3. Suggest a bakery date
It might be different in other places, but in New York City, a bakery item is almost always going to be cheaper than a cocktail.
Once again, the phrasing and invitation to this date is always important, so text your date something like, “Hey, want to explore Alice’s Bakery with me on Sunday? My co-workers were raving about it today.”
And then once you’re there you buy a doughnut or something. I mean personally I would buy like four and then make a fun little game of taste testing them since they’re cheap and you can now ball out, but it’s up to you and your budget.
4. Utilize “recommendations from your coworkers”
I cannot stress this enough! Basically it’s the tip from above.
You can suggest semi-cheap things, if you phrase it correctly. For example, asking a girl out to Ramen will give her the vibe that you’re cheap. We all remember Ramen as the 99 cent crap we ate in college.
But if you say, “Hey, my co-workers today couldn’t stop talking about this Ramen place in the West Village. Can I take you there this weekend?” it will give off a completely different vibe.
Chances are, you work at a company (haha). It’s probably a good company. When you reference your co-workers you could be referencing someone in their thirties or forties who has good taste. We think of co-workers as these refined business people we’ve never met, and it feels rich. In actuality, it was probably the summer intern who was like, “Bro, I got faced last night at Lee’s Ramen for $15” but I mean your date doesn’t have to know that.
Pro Tip: Say that your boss recommended the place. We’ll think you’re even richer, haha.
5. Do not suggest a coffee date ever
Coffee is a weird thing. I’m not referencing the fact that it makes me sweat and poop and gives me delusions of grandeur.
I’m talking about how coffee is deceptively expensive. And the reputation is the opposite.
I suggest not taking a girl out to coffee for two reasons.
The first, is that it seems cheap. I don’t know why, it just does! A coffee date? In the harsh light of the morning? I just don’t buy that people enjoy this as a dating concept.
The second, is that it will still run you a good amount, and it can’t last that long. Most people can only have a cup in a sitting, so you’re looking at a 30 minute date. And if your date gets a soy latte with foam and coffee art then like…boom. That’s 2 glasses of wine in the money world.
This one isn’t really a technique though, it’s more of my personal preference, so feel free to tell me to go fuck myself here if you want.
6. Suggest a lunch date
More places than you think have great lunch deals, so play this off like you’re asking a girl to a meal. Not lunch. A meal.
And once again, since it’s all in the phrasing, pretend like you’re booked for all of time except for lunch.

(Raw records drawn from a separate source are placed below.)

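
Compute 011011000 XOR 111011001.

XOR: 1 when bits differ
  011011000
^ 111011001
-----------
  100000001
Decimal: 216 ^ 473 = 257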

“Hey, I’ve got night plans for this weekend but I would love to see you. Are you free for lunch on Saturday?”
You know, you’ll seem busy and popular but also appropriately interested. And it’s not a gross coffee date. It’s a full on meal! Who doesn’t love getting a meal?
I hope you learned some good tips in here. Otherwise I just exposed how shallow I am to the world for nothing.
But again, and I stand by this, we are all shallow. Hate the game, not the player.
And if there’s anything I can really impress upon you, it’s phrasing.
If Nate had said, “Hey, want to grab a drink at The Mermaid Inn? I’d love to see you again,” it would have come across better.
Granted, I still have my hang-ups and am currently self-sabotaging, so maybe I still would have said no. But that’s on me. Ah, Nate. The boofer that got away, am I right? We all have one.
So get on out there, and fake your wealth!